The case of Dawn Marie Dixon-Bey has drawn the attention of higher courts in Michigan after a Jackson County judge handed down a sentence nearly twice as long as the accepted state guidelines.

“She was convicted of second degree murder. And that's important because they acquitted her of first degree murder, and that's really the difference that all of this comes from," said Adrienne Young, Dixon-Bey's public defender.

She says that Jackson County Judge John McBain disregarded typical Michigan sentencing guidelines.

“Rather than arrive at something within the guidelines, he sentences her to 35 years minimum. Whereas the guideline said an appropriate sentence for someone in this situation is 12 years to 20 years," Young said.

In a 3-0 opinion Tuesday the Michigan Court of Appeals determined that the sentencing did not fit the crime and ruled that a different judge must hear the case next. This is the second time a higher court has struck down a sentence handed down by McBain in Dixon-Bey's case.

In their opinion the three judges wrote, "If a trial judge is unable to follow the law as determined by a higher appellate court, the trial judge is in the wrong line of work.”

But Young said that's not all that's alarming about Judge McBain's conduct.

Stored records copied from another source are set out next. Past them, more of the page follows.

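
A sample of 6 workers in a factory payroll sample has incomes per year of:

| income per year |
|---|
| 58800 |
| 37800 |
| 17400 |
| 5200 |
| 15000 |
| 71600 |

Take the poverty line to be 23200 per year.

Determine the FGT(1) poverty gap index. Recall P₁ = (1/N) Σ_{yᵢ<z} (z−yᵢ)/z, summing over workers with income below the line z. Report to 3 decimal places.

Below the line: 5200, 15000, 17400 (q = 3 of N = 6).
Gap ratios (z−y)/z: (23200−5200)/23200 = 0.7759; (23200−15000)/23200 = 0.3534; (23200−17400)/23200 = 0.2500.
Sum of shortfalls = 1.379310; P₁ averages over all N: 1.379310 / 6 = 0.230.

0.230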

“The other thing I like to bring attention to is his treatment of Miss Dixon-Bey," she said. "It definitely stands out in the recording of the proceeding because in my opinion, that's just as bad as not following the law is the way he completely dehumanizes Dawn Dixon-Bey.”

In her previous court appearances, Judge McBain repeatedly interrupted Dixon-Bey when she spoke and has a track record of vitriolic rhetoric.

“I think it's I think it's really important just how inhumanely Miss Dixon Bay was treated. Not the first time, either for the second time," Young said.

Judge McBain declined to comment on the case.